Principaux résultats sur la période 2013-2017:

-Mise en évidence d’une production de chaleur à l’intérieur d’Encelade encore plus intense qu’initialement prédite : À partir de l’analyse des données géophysiques (topographie, gravité, libration) acquises par la sonde Cassini, nous avons démontré que la couche de glace d’Encelade est beaucoup plus fine qu’initialement anticipée, pouvant atteindre moins de 5 km au niveau du pôle sud (Cadek et al. 2016), faisant ainsi écho aux indices d’activité hydrothermale dans Encelade (Tobie 2015), expliquant les nouveaux indices d’une très forte anomalie thermique sous le pôle sud (Le Gall et al. 2017) et une activité interne prolongée maintenue par une forte dissipation de marée dans Saturne (Lainey et al. 2017). Pour expliquer cette étonnante activité thermique, nous avons développé un nouveau modèle de production de chaleur dans le noyau poreux d’Encelade générant de puissantes remontées d’eau chaude dans l’océan (Choblet et al. 2017). 

-Nouveau modèle de la structure interne de Titan : A partir d’une analyse conjointe des données géophysiques acquises par Cassini (topographie, gravité, obliquité), nous avons caractérisé la structure de la couche de glace de Titan (Lefèvre et al. 2014) et apporté des contraintes sur la densité et l’épaisseur de l’océan interne de Titan (Mitri et al. 2014, Baland et al. 2014), démontrant que l’océan est très salé et probablement assez froid (<250 K).

- Échanges chimiques dans les gros satellites de glace et les exoplanètes riche en eau: Dans les gros satellites de glace et les planètes-océans, l’océan interne est séparé du noyau rocheux par un épais manteau de glace haute-pression.
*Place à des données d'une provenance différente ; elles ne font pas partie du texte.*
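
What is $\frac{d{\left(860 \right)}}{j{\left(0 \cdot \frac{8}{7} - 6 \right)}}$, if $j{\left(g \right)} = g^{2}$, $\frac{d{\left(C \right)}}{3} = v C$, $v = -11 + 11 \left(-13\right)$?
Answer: $- \frac{33110}{3} \approx -11037.0$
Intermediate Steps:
$v = -154$ ($v = -11 - 143 = -154$)
$d{\left(C \right)} = - 462 C$ ($d{\left(C \right)} = 3 \left(- 154 C\right) = - 462 C$)
$\frac{d{\left(860 \right)}}{j{\left(0 \cdot \frac{8}{7} - 6 \right)}} = \frac{\left(-462\right) 860}{\left(0 \cdot \frac{8}{7} - 6\right)^{2}} = - \frac{397320}{\left(0 \cdot 8 \cdot \frac{1}{7} - 6\right)^{2}} = - \frac{397320}{\left(0 \cdot \frac{8}{7} - 6\right)^{2}} = - \frac{397320}{\left(0 - 6\right)^{2}} = - \frac{397320}{\left(-6\right)^{2}} = - \frac{397320}{36} = \left(-397320\right) \frac{1}{36} = - \frac{33110}{3}$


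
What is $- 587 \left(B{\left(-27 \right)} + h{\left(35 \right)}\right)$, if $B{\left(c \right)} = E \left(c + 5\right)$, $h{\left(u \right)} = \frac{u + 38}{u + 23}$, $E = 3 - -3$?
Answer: $\frac{4451221}{58} \approx 76745.0$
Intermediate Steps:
$E = 6$ ($E = 3 + 3 = 6$)
$h{\left(u \right)} = \frac{38 + u}{23 + u}$
$B{\left(c \right)} = 30 + 6 c$ ($B{\left(c \right)} = 6 \left(c + 5\right) = 6 \left(5 + c\right) = 30 + 6 c$)
$- 587 \left(B{\left(-27 \right)} + h{\left(35 \right)}\right) = - 587 \left(\left(30 + 6 \left(-27\right)\right) + \frac{38 + 35}{23 + 35}\right) = - 587 \left(\left(30 - 162\right) + \frac{1}{58} \cdot 73\right) = - 587 \left(-132 + \frac{1}{58} \cdot 73\right) = - 587 \left(-132 + \frac{73}{58}\right) = \left(-587\right) \left(- \frac{7583}{58}\right) = \frac{4451221}{58}$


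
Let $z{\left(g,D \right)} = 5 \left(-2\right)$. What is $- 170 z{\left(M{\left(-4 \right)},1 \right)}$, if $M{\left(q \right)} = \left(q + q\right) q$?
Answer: $1700$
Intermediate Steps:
$M{\left(q \right)} = 2 q^{2}$ ($M{\left(q \right)} = 2 q q = 2 q^{2}$)
$z{\left(g,D \right)} = -10$
$- 170 z{\left(M{\left(-4 \right)},1 \right)} = \left(-170\right) \left(-10\right) = 1700$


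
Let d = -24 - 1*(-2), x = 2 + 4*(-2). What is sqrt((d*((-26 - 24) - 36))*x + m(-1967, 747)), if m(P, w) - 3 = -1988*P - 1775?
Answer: 2*sqrt(974318) ≈ 1974.2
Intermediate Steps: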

Enfin d’évaluer la vigueur des échanges chimiques à travers ce manteau glacé, nous nous sommes intéressé à partir d’expérimentation à haute pression aux interactions entre des molécules de gaz simples, telles que le CO2 ou le CH4, avec l’eau et la glace à haute pression. Nous avons ainsi déterminé la gamme de stabilité de ces composés sous la forme de clathrate d’hydrate (Bollengier et al. 2013, Bezacier et al. 2014). Les échanges d'éléments volatils entre la surface et l'atmosphère ont également été contraints dans le contexte de Titan primitif (Marounina et al. 2017) et d'exoplanètes riche en eau (Turbet et al. 2017), à partir des modèles thermodynamiques et de données expérimentales disponibles. 

D’autre part, nous avons modélisé les processus de convection thermique dans le manteau de glace, séparant l'océan du noyau rocheux, pour quantifier le mode de transport de chaleur et de matière (Choblet et al. 2017, Kalouvosa et al. 2017). Nous avons montré que l’échange de chaleur et matière s’effectue principalement par fusion de la glace et extraction d’eau liquide, pouvant ainsi transporté une grande quantité d’éléments dissous dans les liquides tels que le CO2 ou le CH4. Un modèle d’évolution thermo-chimique sera dévéloppé dans le cadre du projet ANR OASIS pour quantifier la quantité d’éléments pouvant ainsi être échangés entre le noyau et l’océan interne.